Nearly 50 years ago, Swift materialised to standardise and secure financial messaging for a global community hitherto reliant on telex, evolving to exploit new developments in technology to reach its standing today as the market powerhouse, delivering over seven billion messages a year.
The digitisation of financial exchanges – stocks, bonds, commodities or FX to name just a few – connected global markets and automated trading, which eliminated the inefficiencies inherent with manual processing, as well as introducing market-wide supervision and transparency across clearing and settlement activities.
And today, these marketplaces continue to expand and nuance to cater for the full spectrum of financial markets across multiple asset classes ranging from credit and FX through to mortgage securities, providing end-to-end transparency and streamlining price discovery, order execution and trade workflows.
To illustrate just how these multi-party digital ecosystems create fluidity and connectivity across entire sectors, I’d like to share two examples.
Overcoming syndicated lending inefficiencies with a marketplace model
A flexible, open architecture is at the heart of any digital marketplace, given its propensity to integrate new participants and value-added services through open APIs. As well as creating opportunities to scale, emerging technologies such as robotic process automation (RPA) can be applied to streamline an entire market. Take syndicated lending as an example.
Historically manual and fraught with inefficiencies, today only around 0.1% of loans are traded electronically. Yet the sector has a compound annual growth rate (CAGR) of notional syndicated leveraged loans outstanding since 2010 in excess of 10%, which is why digital marketplaces that connect the lending community (agents, bankers, buy-side and sell-side) with a single source of permissioned data sharing, can help digitise information and reduce processing lags. Through automation, end-to-end transparency can be achieved – a development well overdue in the market.
Syndicated lending digital marketplaces like this let agents auto-publish to multiple lenders, reducing queries and operational costs, within the safety of a secure, private network. Lenders can access real-time credit information, accrual balances, position information and transaction data for multiple agents through a single portal, reducing operational risks and manual processes. Both benefit from the convenience of automation and an immutable transaction record spanning the lifecycle of the deal, and this creates the perfect conditions for borrowers to access a broader, deeper and efficient liquidity pool, creating better outcomes for all parties of the market.
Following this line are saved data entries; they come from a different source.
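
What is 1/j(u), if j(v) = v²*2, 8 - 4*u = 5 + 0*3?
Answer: 8/9 ≈ 0.88889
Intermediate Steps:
u = ¾ (u = 2 - (5 + 0*3)/4 = 2 - (5 + 0)/4 = 2 - ¼*5 = 2 - 5/4 = ¾ ≈ 0.75000)
j(v) = 2*v²
1/j(u) = 1/(2*(¾)²) = 1/(2*(9/16)) = 1/(9/8) = 8/9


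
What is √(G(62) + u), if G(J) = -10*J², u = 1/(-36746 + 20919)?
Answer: I*√196509931563/2261 ≈ 196.06*I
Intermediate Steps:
u = -1/15827 (u = 1/(-15827) = -1/15827 ≈ -6.3183e-5)
√(G(62) + u) = √(-10*62² - 1/15827) = √(-10*3844 - 1/15827) = √(-38440 - 1/15827) = √(-608389881/15827) = I*√196509931563/2261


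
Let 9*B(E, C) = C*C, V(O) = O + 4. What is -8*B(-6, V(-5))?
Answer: -8/9 ≈ -0.88889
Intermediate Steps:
V(O) = 4 + O
B(E, C) = C²/9 (B(E, C) = (C*C)/9 = C²/9)
-8*B(-6, V(-5)) = -8*(4 - 5)²/9 = -8*(-1)²/9 = -8/9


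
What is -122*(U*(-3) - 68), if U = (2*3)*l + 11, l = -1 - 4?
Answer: 1342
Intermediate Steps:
l = -5
U = -19 (U = (2*3)*(-5) + 11 = 6*(-5) + 11 = -30 + 11 = -19)
-122*(U*(-3) - 68) = -122*(-19*(-3) - 68) = -122*(57 - 68) = -122*(-11) = -1*(-1342) = 1342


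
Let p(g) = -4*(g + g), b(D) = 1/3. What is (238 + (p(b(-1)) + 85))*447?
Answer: 143189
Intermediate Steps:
b(D) = ⅓ (b(D) = 1*(⅓) = ⅓)
p(g) = -8*g
(238 + (p(b(-1)) + 85))*447 = (238 + (-8*⅓ + 85))*447 = (238 + (-8/3 + 85))*447 = (238 + 247/3)*447 = (961/3)*447 = 143189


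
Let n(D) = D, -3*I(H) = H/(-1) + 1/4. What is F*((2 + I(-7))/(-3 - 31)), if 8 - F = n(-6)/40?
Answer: 163/1632 ≈ 0.099877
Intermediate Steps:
I(H) = -1/12 + H/3 (I(H) = -(H/(-1) + 1/4)/3 = -(H*(-1) + 1*(¼))/3 = -(-H + ¼)/3 = -(¼ - H)/3 = -1/12 + H/3)
F = 163/20 (F = 8 - (-6)/40 = 8 - 1*(-3/20) = 8 + 3/20 = 163/20 ≈ 8.1500)
F*((2 + I(-7))/(-3 - 31)) = 163*((2 + (-1/12 + (⅓)*(-7)))/(-3 - 31))/20 = 163*((2 + (-1/12 - 7/3))/(-34))/20 = 163*((2 - 29/12)*(-1/34))/20 = 163*(-5/12*(-1/34))/20 = (163/20)*(5/408) = 163/1632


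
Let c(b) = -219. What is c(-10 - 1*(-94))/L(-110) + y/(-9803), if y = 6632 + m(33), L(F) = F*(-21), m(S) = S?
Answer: -5847669/7548310 ≈ -0.77470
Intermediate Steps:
L(F) = -21*F
y = 6665 (y = 6632 + 33 = 6665)
c(-10 - 1*(-94))/L(-110) + y/(-9803) = -219/((-21*(-110))) + 6665/(-9803) = -219/2310 + 6665*(-1/9803) = -219*1/2310 - 6665/9803 = -73/770 - 6665/9803 = -5847669/7548310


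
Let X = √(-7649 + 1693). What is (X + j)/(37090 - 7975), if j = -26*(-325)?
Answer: 1690/5823 + 2*I*√1489/29115 ≈ 0.29023 + 0.0026507*I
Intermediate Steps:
j = 8450
X = 2*I*√1489 (X = √(-5956) = 2*I*√1489 ≈ 77.175*I)
(X + j)/(37090 - 7975) = (2*I*√1489 + 8450)/(37090 - 7975) = (8450 + 2*I*√1489)/29115 = (8450 + 2*I*√1489)*(1/29115) = 1690/5823 + 2*I*√1489/29115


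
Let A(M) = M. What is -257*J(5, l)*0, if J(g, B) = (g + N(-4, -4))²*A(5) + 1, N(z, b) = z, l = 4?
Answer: 0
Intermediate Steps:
J(g, B) = 1 + 5*(-4 + g)² (J(g, B) = (g - 4)²*5 + 1 = (-4 + g)²*5 + 1 = 5*(-4 + g)² + 1 = 1 + 5*(-4 + g)²)
-257*J(5, l)*0 = -257*(1 + 5*(-4 + 5)²)*0 = -257*(1 + 5*1²)*0 = -257*(1 + 5*1)*0 = -257*(1 + 5)*0 = -1542*0 = -257*0 = 0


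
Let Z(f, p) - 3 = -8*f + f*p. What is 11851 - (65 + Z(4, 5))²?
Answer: 8715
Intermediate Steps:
Z(f, p) = 3 - 8*f + f*p (Z(f, p) = 3 + (-8*f + f*p) = 3 - 8*f + f*p)
11851 - (65 + Z(4, 5))² = 11851 - (65 + (3 - 8*4 + 4*5))² = 11851 - (65 + (3 - 32 + 20))² = 11851 - (65 - 9)² = 11851 - 1*56² = 11851 - 1*3136 = 11851 - 3136 = 8715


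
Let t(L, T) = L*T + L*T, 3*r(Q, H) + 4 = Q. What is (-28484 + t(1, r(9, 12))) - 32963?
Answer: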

Creating a multi-stakeholder mortgage marketplace
A second example of how digital marketplaces foster growth and innovation applies to mortgages. Compliance and efficiency, at speed, across the value chain have historically been hard to balance – again reliant on manual process and signatures. A marketplace model digitises the entire origination to issuance process and allows for the exchange of bi-directional data for better dynamic pricing. Value-add services can be rapidly integrated for market participants – for the consumer, insurance and asset valuations or know your customer (KYC) services, for the broker, services like point-of-sale mortgage application software that help them expand their business. This network benefits all parties: lenders access a wider portfolio of brokers; brokers get choice and competitive rates; service providers access a burgeoning ecosystem with enhanced and compliant flow of business; and borrowers benefit from faster loans, connected services and the convenience of it all in one place.
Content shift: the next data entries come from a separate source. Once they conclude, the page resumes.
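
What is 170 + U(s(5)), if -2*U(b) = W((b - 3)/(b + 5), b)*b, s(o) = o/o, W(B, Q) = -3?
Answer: 343/2 ≈ 171.50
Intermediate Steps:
s(o) = 1
U(b) = 3*b/2 (U(b) = -(-3)*b/2 = 3*b/2)
170 + U(s(5)) = 170 + (3/2)*1 = 170 + 3/2 = 343/2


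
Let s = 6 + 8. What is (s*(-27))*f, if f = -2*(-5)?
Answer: -3780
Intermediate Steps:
s = 14
f = 10
(s*(-27))*f = (14*(-27))*10 = -378*10 = -3780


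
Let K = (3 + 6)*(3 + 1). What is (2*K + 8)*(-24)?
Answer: -1920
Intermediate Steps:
K = 36 (K = 9*4 = 36)
(2*K + 8)*(-24) = (2*36 + 8)*(-24) = (72 + 8)*(-24) = 80*(-24) = -1920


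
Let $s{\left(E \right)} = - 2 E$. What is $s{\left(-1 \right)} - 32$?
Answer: $-30$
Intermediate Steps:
$s{\left(-1 \right)} - 32 = \left(-2\right) \left(-1\right) - 32 = 2 - 32 = -30$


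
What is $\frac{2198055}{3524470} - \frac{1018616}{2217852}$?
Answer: $\frac{64243957217}{390837641922} \approx 0.16438$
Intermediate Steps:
$\frac{2198055}{3524470} - \frac{1018616}{2217852} = 2198055 \cdot \frac{1}{3524470} - \frac{254654}{554463} = \frac{439611}{704894} - \frac{254654}{554463} = \frac{64243957217}{390837641922}$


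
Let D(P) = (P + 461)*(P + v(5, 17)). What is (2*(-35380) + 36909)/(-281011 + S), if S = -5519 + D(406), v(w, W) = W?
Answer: -33851/80211 ≈ -0.42202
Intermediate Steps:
D(P) = (17 + P)*(461 + P) (D(P) = (P + 461)*(P + 17) = (461 + P)*(17 + P) = (17 + P)*(461 + P))
S = 361222 (S = -5519 + (7837 + 406² + 478*406) = -5519 + (7837 + 164836 + 194068) = -5519 + 366741 = 361222)
(2*(-35380) + 36909)/(-281011 + S) = (2*(-35380) + 36909)/(-281011 + 361222) = (-70760 + 36909)/80211 = -33851*1/80211 = -33851/80211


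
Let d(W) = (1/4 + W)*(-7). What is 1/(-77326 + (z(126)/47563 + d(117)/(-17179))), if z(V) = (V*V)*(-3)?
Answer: -3268339108/252730706521527 ≈ -1.2932e-5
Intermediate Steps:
z(V) = -3*V² (z(V) = V²*(-3) = -3*V²)
d(W) = -7/4 - 7*W (d(W) = (¼ + W)*(-7) = -7/4 - 7*W)
1/(-77326 + (z(126)/47563 + d(117)/(-17179))) = 1/(-77326 + (-3*126²/47563 + (-7/4 - 7*117)/(-17179))) = 1/(-77326 + (-3*15876*(1/47563) + (-7/4 - 819)*(-1/17179))) = 1/(-77326 + (-47628*1/47563 - 3283/4*(-1/17179))) = 1/(-77326 + (-47628/47563 + 3283/68716)) = 1/(-77326 - 3116656319/3268339108) = 1/(-252730706521527/3268339108) = -3268339108/252730706521527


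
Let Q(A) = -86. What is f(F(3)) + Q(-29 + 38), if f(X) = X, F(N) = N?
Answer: -83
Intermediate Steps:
f(F(3)) + Q(-29 + 38) = 3 - 86 = -83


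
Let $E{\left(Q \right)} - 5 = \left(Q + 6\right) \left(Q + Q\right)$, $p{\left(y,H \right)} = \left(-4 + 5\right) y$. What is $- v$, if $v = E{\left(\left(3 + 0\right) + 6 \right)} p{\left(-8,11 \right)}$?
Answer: $2200$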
Marketplaces: reaching the critical mass
The biggest challenge in creating a marketplace, from a strategic perspective, is reaching the critical mass at which the “network effect” takes over. To displace a historic, dominant model of one-to-one relationships requires ingenuity, trust and technological expertise.
Having open technology capable of rapidly integrating new partners via open APIs is a key component of success, as is maximising the volumes of interactions across the marketplace to make the business model viable and sustainable.
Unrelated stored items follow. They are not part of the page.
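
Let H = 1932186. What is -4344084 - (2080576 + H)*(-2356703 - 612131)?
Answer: 11913219915424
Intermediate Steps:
-4344084 - (2080576 + H)*(-2356703 - 612131) = -4344084 - (2080576 + 1932186)*(-2356703 - 612131) = -4344084 - 4012762*(-2968834) = -4344084 - 1*(-11913224259508) = -4344084 + 11913224259508 = 11913219915424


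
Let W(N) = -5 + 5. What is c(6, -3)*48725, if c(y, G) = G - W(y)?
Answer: -146175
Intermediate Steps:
W(N) = 0
c(y, G) = G (c(y, G) = G - 1*0 = G + 0 = G)
c(6, -3)*48725 = -3*48725 = -146175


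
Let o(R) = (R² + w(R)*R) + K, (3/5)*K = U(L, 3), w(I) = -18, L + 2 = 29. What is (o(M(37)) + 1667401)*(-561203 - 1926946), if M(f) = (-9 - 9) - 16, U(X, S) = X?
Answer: -4153253144886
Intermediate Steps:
L = 27 (L = -2 + 29 = 27)
K = 45 (K = (5/3)*27 = 45)
M(f) = -34 (M(f) = -18 - 16 = -34)
o(R) = 45 + R² - 18*R (o(R) = (R² - 18*R) + 45 = 45 + R² - 18*R)
(o(M(37)) + 1667401)*(-561203 - 1926946) = ((45 + (-34)² - 18*(-34)) + 1667401)*(-561203 - 1926946) = ((45 + 1156 + 612) + 1667401)*(-2488149) = (1813 + 1667401)*(-2488149) = 1669214*(-2488149) = -4153253144886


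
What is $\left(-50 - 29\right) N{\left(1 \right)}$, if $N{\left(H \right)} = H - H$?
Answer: $0$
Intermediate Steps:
$N{\left(H \right)} = 0$
$\left(-50 - 29\right) N{\left(1 \right)} = \left(-50 - 29\right) 0 = \left(-79\right) 0 = 0$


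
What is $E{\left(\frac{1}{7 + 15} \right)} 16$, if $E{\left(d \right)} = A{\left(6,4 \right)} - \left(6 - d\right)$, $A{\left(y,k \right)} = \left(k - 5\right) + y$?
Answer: $- \frac{168}{11} \approx -15.273$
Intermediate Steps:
$A{\left(y,k \right)} = -5 + k + y$ ($A{\left(y,k \right)} = \left(-5 + k\right) + y = -5 + k + y$)
$E{\left(d \right)} = -1 + d$ ($E{\left(d \right)} = \left(-5 + 4 + 6\right) - \left(6 - d\right) = 5 + \left(-6 + d\right) = -1 + d$)
$E{\left(\frac{1}{7 + 15} \right)} 16 = \left(-1 + \frac{1}{7 + 15}\right) 16 = \left(-1 + \frac{1}{22}\right) 16 = \left(- \frac{21}{22}\right) 16 = - \frac{168}{11}$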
For those brave enough to take on the vision of transforming entire industries, the potential for marketplaces as an enabler of growth, scale and diversification into new territories and markets is uncapped. And when fully operational, the market becomes more efficient and the marketplace becomes the facilitator, the integrator and enables the participants to innovate and drive efficiency – effectively becoming the “homepage”. As anyone in software will tell you, “everybody is trying to become the homepage.”